Eis uma contradição que se pode antever no governo Lula: ele quer, o povo necessita, mas ele não vai poder fazer nada; seja pelos compromissos assumidos durante a campanha com as oligarquias, seja pelo seu horizonte ideológico. Agora, imaginem vocês, se ao contrário deste processo institucional, as massas tivessem avançado sob comando de um movimento revolucionário e chegassem ao poder? Quem poderia impedir que se realizassem mudanças de fato no país? Digam o que poderia fazer o FMI, a CIA, FHC e etc. contra um governo popular surgido das massas? Quem tem fome tem pressa, disse o Betinho, mas para saber qual o caminho mais curto e seguro para se saciar a fome é preciso raciocinar com a cabeça e não com a barriga. Contudo, exigir isto das massas é no mínimo falta de raciocínio também. É verdade, não conseguimos criar este movimento revolucionário de massas pelo qual nos batemos desde 1994, mas quem pode duvidar que durante um governo de significados tão díspares para as classes sociais no país, não se gerará o conflito necessário para que este sonho se torne realidade? Acreditar num pacto social entre o capital e o trabalho é o mesmo que acreditar no pacto entre raposas e galinhas, ou entre lobos e ovelhas.
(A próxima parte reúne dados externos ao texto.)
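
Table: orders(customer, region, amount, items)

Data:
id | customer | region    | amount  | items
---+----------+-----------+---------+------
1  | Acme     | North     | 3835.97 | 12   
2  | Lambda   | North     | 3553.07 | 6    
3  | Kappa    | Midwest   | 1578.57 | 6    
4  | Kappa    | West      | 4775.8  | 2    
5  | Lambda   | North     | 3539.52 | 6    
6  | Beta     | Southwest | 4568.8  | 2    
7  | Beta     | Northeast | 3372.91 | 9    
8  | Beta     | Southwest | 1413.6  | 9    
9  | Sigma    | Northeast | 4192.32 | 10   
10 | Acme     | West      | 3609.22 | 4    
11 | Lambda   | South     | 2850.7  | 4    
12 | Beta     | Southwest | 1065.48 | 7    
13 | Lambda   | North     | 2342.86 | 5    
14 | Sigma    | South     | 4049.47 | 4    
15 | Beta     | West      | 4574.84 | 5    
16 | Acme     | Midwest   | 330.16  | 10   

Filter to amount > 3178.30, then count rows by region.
SELECT region, COUNT(*)
FROM orders
WHERE amount > 3178.30
GROUP BY region

Note: WHERE filters rows before grouping.

Result:
  North: 3
  Northeast: 2
  South: 1
  Southwest: 1
  West: 3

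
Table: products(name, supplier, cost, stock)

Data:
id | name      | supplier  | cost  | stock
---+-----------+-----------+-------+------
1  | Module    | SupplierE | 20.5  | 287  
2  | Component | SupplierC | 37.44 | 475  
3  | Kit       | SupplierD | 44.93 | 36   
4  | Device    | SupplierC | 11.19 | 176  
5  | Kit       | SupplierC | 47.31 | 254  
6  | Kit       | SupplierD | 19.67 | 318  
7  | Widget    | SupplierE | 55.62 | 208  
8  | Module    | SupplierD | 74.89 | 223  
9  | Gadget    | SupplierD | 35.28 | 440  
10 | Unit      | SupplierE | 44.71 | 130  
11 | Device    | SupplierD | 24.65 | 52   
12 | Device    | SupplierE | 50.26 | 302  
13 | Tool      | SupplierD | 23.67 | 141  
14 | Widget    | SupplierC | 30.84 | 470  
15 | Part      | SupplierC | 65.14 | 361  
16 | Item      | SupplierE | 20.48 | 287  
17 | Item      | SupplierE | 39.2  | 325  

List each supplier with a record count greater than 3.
SELECT supplier, COUNT(*) as cnt
FROM products
GROUP BY supplier
HAVING COUNT(*) > 3

Result:
  SupplierC: 5
  SupplierD: 6
  SupplierE: 6

Note: HAVING filters groups after aggregation, WHERE filters rows before.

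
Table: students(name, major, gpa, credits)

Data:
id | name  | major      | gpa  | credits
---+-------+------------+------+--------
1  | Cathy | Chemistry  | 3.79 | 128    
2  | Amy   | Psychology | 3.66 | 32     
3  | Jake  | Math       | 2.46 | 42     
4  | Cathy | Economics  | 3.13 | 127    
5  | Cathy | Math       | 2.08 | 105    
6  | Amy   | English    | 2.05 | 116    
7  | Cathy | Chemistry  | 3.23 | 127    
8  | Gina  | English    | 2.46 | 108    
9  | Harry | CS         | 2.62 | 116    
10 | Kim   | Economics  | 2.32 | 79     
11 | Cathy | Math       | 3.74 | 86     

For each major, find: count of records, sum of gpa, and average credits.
SELECT major,
       COUNT(*) as cnt,
       SUM(gpa) as total_gpa,
       AVG(credits) as avg_credits
FROM students
GROUP BY major

Result:
  CS: 1 records, 2.62 total gpa, 116.00 avg credits
  Chemistry: 2 records, 7.02 total gpa, 127.50 avg credits
  Economics: 2 records, 5.45 total gpa, 103.00 avg credits
  English: 2 records, 4.51 total gpa, 112.00 avg credits
  Math: 3 records, 8.28 total gpa, 77.67 avg credits
  Psychology: 1 records, 3.66 total gpa, 32.00 avg credits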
Então, porque não unir todos os comunistas revolucionários e setores de esquerda através de uma plataforma de ação e programa comunista? A eleição de Lula é uma sinalização muito concreta do que espera o povo brasileiro de suas lideranças, e a nossa tarefa é constituir uma força capaz de mostrar a este povo que só ele poderá realizar a mudança que necessita, de forma direta e não eletiva, através da Revolução e não da reforma. A Plataforma Comunista é a luta pela unidade dos partidos e organizações revolucionárias, como base de um grande movimento revolucionário de massas em nosso país.